It’s possible that there are other egos in parliament as big as Labour MP Stella Creasy’s. It’s unlikely, though, that anyone can match her combination of relentless self-promotion and extraordinary political incompetence. Few have achieved such blanket publicity for themselves while accomplishing so little, and this week, Creasy’s chosen arena of legislative failure was abortion reform.
But wait, you might be thinking: isn’t Creasy pro-choice, and wasn’t there a drastic move towards liberalisation of abortion law this week? To which the answers are, respectively, yes she is and yes there was. On Tuesday, MPs voted to support an amendment to the crime and policing bill which will mean a woman cannot be investigated or prosecuted for ending her own pregnancy, at any point.

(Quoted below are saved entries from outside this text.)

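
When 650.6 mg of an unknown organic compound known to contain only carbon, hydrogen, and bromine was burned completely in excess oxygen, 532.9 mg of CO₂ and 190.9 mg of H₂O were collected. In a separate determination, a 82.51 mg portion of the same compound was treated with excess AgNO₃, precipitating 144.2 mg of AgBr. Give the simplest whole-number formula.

mol C = 0.5329 g CO₂ ÷ 44.009 g/mol = 0.012109 mol
mol H = 2 × 0.1909 g H₂O ÷ 18.015 g/mol = 0.021193 mol
From the AgBr data: mol Br per gram of compound = (0.1442 ÷ 187.772) ÷ 0.08251 = 0.0093074 mol/g, so in the 0.6506 g combustion sample mol Br = 0.0060554 mol
Divide by the smallest (0.0060554 mol): C 2.000, H 3.500, Br 1.000
Multiplying each by 2 gives whole numbers: C 4.00, H 7.00, Br 2.00

C4H7Br2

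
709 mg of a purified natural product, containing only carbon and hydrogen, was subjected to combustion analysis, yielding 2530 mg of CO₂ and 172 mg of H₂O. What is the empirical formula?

C3H

mol C = 2.53 g CO₂ ÷ 44.009 g/mol = 0.05749 mol
mol H = 2 × 0.172 g H₂O ÷ 18.015 g/mol = 0.01910 mol
Divide by the smallest (0.01910 mol): C 3.011, H 1.000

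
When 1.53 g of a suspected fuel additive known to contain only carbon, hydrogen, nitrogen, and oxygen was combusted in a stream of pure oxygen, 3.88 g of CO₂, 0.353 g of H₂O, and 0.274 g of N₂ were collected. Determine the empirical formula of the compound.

mol C = 3.88 g CO₂ ÷ 44.009 g/mol = 0.08816 mol
mol H = 2 × 0.353 g H₂O ÷ 18.015 g/mol = 0.03919 mol
mol N = 2 × 0.274 g N₂ ÷ 28.014 g/mol = 0.01956 mol
mass O = 1.53 − (1.059 + 0.03950 + 0.2740) = 0.1576 g → mol O = 0.1576 ÷ 15.999 = 0.009848 mol
Divide by the smallest (0.009848 mol): C 8.952, H 3.979, N 1.986, O 1.000

C9H4N2O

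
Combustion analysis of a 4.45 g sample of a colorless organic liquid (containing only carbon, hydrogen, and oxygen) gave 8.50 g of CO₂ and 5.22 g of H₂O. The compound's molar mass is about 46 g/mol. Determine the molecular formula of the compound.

mol C = 8.50 g CO₂ ÷ 44.009 g/mol = 0.1931 mol
mol H = 2 × 5.22 g H₂O ÷ 18.015 g/mol = 0.5795 mol
mass O = 4.45 − (2.320 + 0.5842) = 1.546 g → mol O = 1.546 ÷ 15.999 = 0.09663 mol
Divide by the smallest (0.09663 mol): C 1.999, H 5.997, O 1.000
Empirical formula: C2H6O
Empirical-formula mass = 46.07 g/mol; 46 ÷ 46.07 ≈ 1, so the molecular formula is C2H6O.

C2H6O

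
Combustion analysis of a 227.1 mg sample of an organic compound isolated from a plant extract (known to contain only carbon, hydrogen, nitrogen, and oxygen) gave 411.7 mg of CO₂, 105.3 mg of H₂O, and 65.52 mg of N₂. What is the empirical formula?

C4H5N2O

mol C = 0.4117 g CO₂ ÷ 44.009 g/mol = 0.0093549 mol
mol H = 2 × 0.1053 g H₂O ÷ 18.015 g/mol = 0.011690 mol
mol N = 2 × 0.06552 g N₂ ÷ 28.014 g/mol = 0.0046777 mol
mass O = 0.2271 − (0.11236 + 0.011784 + 0.065520) = 0.037434 g → mol O = 0.037434 ÷ 15.999 = 0.0023398 mol
Divide by the smallest (0.0023398 mol): C 3.998, H 4.996, N 1.999, O 1.000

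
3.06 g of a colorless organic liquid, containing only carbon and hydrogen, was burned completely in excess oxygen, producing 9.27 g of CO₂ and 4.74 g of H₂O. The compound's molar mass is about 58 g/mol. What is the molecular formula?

mol C = 9.27 g CO₂ ÷ 44.009 g/mol = 0.2106 mol
mol H = 2 × 4.74 g H₂O ÷ 18.015 g/mol = 0.5262 mol
Divide by the smallest (0.2106 mol): C 1.000, H 2.498
Multiplying each by 2 gives whole numbers: C 2.00, H 5.00
Empirical formula: C2H5
Empirical-formula mass = 29.06 g/mol; 58 ÷ 29.06 ≈ 2, so the molecular formula is C4H10.

C4H10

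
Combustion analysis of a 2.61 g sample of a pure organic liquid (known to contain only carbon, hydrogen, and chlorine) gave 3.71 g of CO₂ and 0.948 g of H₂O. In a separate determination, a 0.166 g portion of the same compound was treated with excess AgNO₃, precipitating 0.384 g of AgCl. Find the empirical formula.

mol C = 3.71 g CO₂ ÷ 44.009 g/mol = 0.08430 mol
mol H = 2 × 0.948 g H₂O ÷ 18.015 g/mol = 0.1052 mol
From the AgCl data: mol Cl per gram of compound = (0.384 ÷ 143.318) ÷ 0.166 = 0.01614 mol/g, so in the 2.61 g combustion sample mol Cl = 0.04213 mol
Divide by the smallest (0.04213 mol): C 2.001, H 2.498, Cl 1.000
Multiplying each by 2 gives whole numbers: C 4.00, H 5.00, Cl 2.00

C4H5Cl2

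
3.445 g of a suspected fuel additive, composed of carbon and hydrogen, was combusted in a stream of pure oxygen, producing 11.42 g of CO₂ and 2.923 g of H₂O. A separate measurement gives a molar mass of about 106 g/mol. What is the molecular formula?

mol C = 11.42 g CO₂ ÷ 44.009 g/mol = 0.25949 mol
mol H = 2 × 2.923 g H₂O ÷ 18.015 g/mol = 0.32451 mol
Divide by the smallest (0.25949 mol): C 1.000, H 1.251
Multiplying each by 4 gives whole numbers: C 4.00, H 5.00
Empirical formula: C4H5
Empirical-formula mass = 53.08 g/mol; 106 ÷ 53.08 ≈ 2, so the molecular formula is C8H10.

C8H10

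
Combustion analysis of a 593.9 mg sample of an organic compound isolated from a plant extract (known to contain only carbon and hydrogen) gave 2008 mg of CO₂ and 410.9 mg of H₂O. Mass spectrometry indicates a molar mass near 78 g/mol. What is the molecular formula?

mol C = 2.008 g CO₂ ÷ 44.009 g/mol = 0.045627 mol
mol H = 2 × 0.4109 g H₂O ÷ 18.015 g/mol = 0.045618 mol
Divide by the smallest (0.045618 mol): C 1.000, H 1.000
Empirical formula: CH
Empirical-formula mass = 13.02 g/mol; 78 ÷ 13.02 ≈ 6, so the molecular formula is C6H6.

C6H6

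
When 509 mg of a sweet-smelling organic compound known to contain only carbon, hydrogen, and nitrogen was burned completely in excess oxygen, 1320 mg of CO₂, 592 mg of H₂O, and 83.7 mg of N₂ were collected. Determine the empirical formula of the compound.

mol C = 1.32 g CO₂ ÷ 44.009 g/mol = 0.02999 mol
mol H = 2 × 0.592 g H₂O ÷ 18.015 g/mol = 0.06572 mol
mol N = 2 × 0.0837 g N₂ ÷ 28.014 g/mol = 0.005976 mol
Divide by the smallest (0.005976 mol): C 5.019, H 10.999, N 1.000

C5H11N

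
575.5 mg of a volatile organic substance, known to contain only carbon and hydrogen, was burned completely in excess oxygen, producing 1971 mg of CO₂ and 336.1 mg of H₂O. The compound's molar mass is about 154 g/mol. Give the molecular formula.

C12H10

mol C = 1.971 g CO₂ ÷ 44.009 g/mol = 0.044786 mol
mol H = 2 × 0.3361 g H₂O ÷ 18.015 g/mol = 0.037313 mol
Divide by the smallest (0.037313 mol): C 1.200, H 1.000
Multiplying each by 5 gives whole numbers: C 6.00, H 5.00
Empirical formula: C6H5
Empirical-formula mass = 77.11 g/mol; 154 ÷ 77.11 ≈ 2, so the molecular formula is C12H10.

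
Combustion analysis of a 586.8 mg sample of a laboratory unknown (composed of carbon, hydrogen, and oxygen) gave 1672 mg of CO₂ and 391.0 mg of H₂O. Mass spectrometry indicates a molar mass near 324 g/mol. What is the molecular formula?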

Though it will remain a criminal offence for a doctor to perform an abortion beyond the current 24-week time limit, this reform will mean the end of women being cruelly harassed through the justice system for having a “suspicious” miscarriage, or procuring their own late-term abortions in desperate circumstances. It is also, undeniably, a radical move that threatens to undermine the two main guarantees of the UK’s pro-choice consensus: the idea of medical oversight, and the idea of time limits based on “viability”. It repeals sections of the Offenses Against the Person Act 1861, decriminalising women who procure abortions.